Diagnostik und Therapie

In 99 Prozent der Fälle ist die Ursache der Akromegalie ein gutartiger Tumor der Hirnanhangsdrüse (Hypophyse), der die unkontrollierte Ausschüttung des Wachstumshormons auslöst. Wird – oft zufällig – bei einer Laboruntersuchung ein erhöhter Spiegel festgestellt, folgt zur Diagnostik ein Zuckerbelastungstest. Hierbei wird nach der Gabe einer Zuckerlösung, die die Hormonausschüttung hemmen soll, der Wert gemessen.

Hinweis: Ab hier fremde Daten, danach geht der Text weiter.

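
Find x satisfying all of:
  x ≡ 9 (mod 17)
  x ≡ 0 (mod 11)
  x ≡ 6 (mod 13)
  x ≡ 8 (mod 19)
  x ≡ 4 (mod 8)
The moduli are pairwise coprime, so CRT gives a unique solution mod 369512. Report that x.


Product of moduli M = 17 · 11 · 13 · 19 · 8 = 369512.
Merge one congruence at a time:
  Start: x ≡ 9 (mod 17).
  Combine with x ≡ 0 (mod 11); new modulus lcm = 187.
    Write x = 9 + 17·t and substitute into x ≡ 0 (mod 11): 17·t ≡ 0 − 9 = -9 (mod 11).
    Reduce coefficients mod 11: 6·t ≡ 2 (mod 11).
    The inverse of 6 mod 11 is 2 (since 6·2 = 12 = 1·11 + 1), so t ≡ 2·2 = 4 ≡ 4 (mod 11).
    Then x = 9 + 17·4 = 77, valid modulo lcm(17, 11) = 187: x ≡ 77 (mod 187).
  Combine with x ≡ 6 (mod 13); new modulus lcm = 2431.
    Write x = 77 + 187·t and substitute into x ≡ 6 (mod 13): 187·t ≡ 6 − 77 = -71 (mod 13).
    Reduce coefficients mod 13: 5·t ≡ 7 (mod 13).
    The inverse of 5 mod 13 is 8 (since 5·8 = 40 = 3·13 + 1), so t ≡ 8·7 = 56 ≡ 4 (mod 13).
    Then x = 77 + 187·4 = 825, valid modulo lcm(187, 13) = 2431: x ≡ 825 (mod 2431).
  Combine with x ≡ 8 (mod 19); new modulus lcm = 46189.
    Write x = 825 + 2431·t and substitute into x ≡ 8 (mod 19): 2431·t ≡ 8 − 825 = -817 (mod 19).
    Reduce coefficients mod 19: 18·t ≡ 0 (mod 19).
    The inverse of 18 mod 19 is 18 (since 18·18 = 324 = 17·19 + 1), so t ≡ 18·0 = 0 ≡ 0 (mod 19).
    Then x = 825 + 2431·0 = 825, valid modulo lcm(2431, 19) = 46189: x ≡ 825 (mod 46189).
  Combine with x ≡ 4 (mod 8); new modulus lcm = 369512.
    Write x = 825 + 46189·t and substitute into x ≡ 4 (mod 8): 46189·t ≡ 4 − 825 = -821 (mod 8).
    Reduce coefficients mod 8: 5·t ≡ 3 (mod 8).
    The inverse of 5 mod 8 is 5 (since 5·5 = 25 = 3·8 + 1), so t ≡ 5·3 = 15 ≡ 7 (mod 8).
    Then x = 825 + 46189·7 = 324148, valid modulo lcm(46189, 8) = 369512: x ≡ 324148 (mod 369512).
Verify against each original: 324148 mod 17 = 9, 324148 mod 11 = 0, 324148 mod 13 = 6, 324148 mod 19 = 8, 324148 mod 8 = 4.

x ≡ 324148 (mod 369512).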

Fällt dieser nicht ab, gilt die Diagnose als gesichert. Ein MRT gibt anschließend genauen Aufschluss über Größe und Lage des Tumors.  Wenn möglich, wird dieser bei einem Eingriff vollständig entfernt, ohne die Funktionen der Hirnanhangsdrüse zu beeinträchtigen. Führt die OP nicht zum Ziel, kommt eine Strahlen- und/oder medikamentöse Therapie zum Einsatz. Da die Erkrankung auch nach scheinbarer Heilung erneut auftreten kann, ist eine dauerhafte ärztliche Kontrolle erforderlich.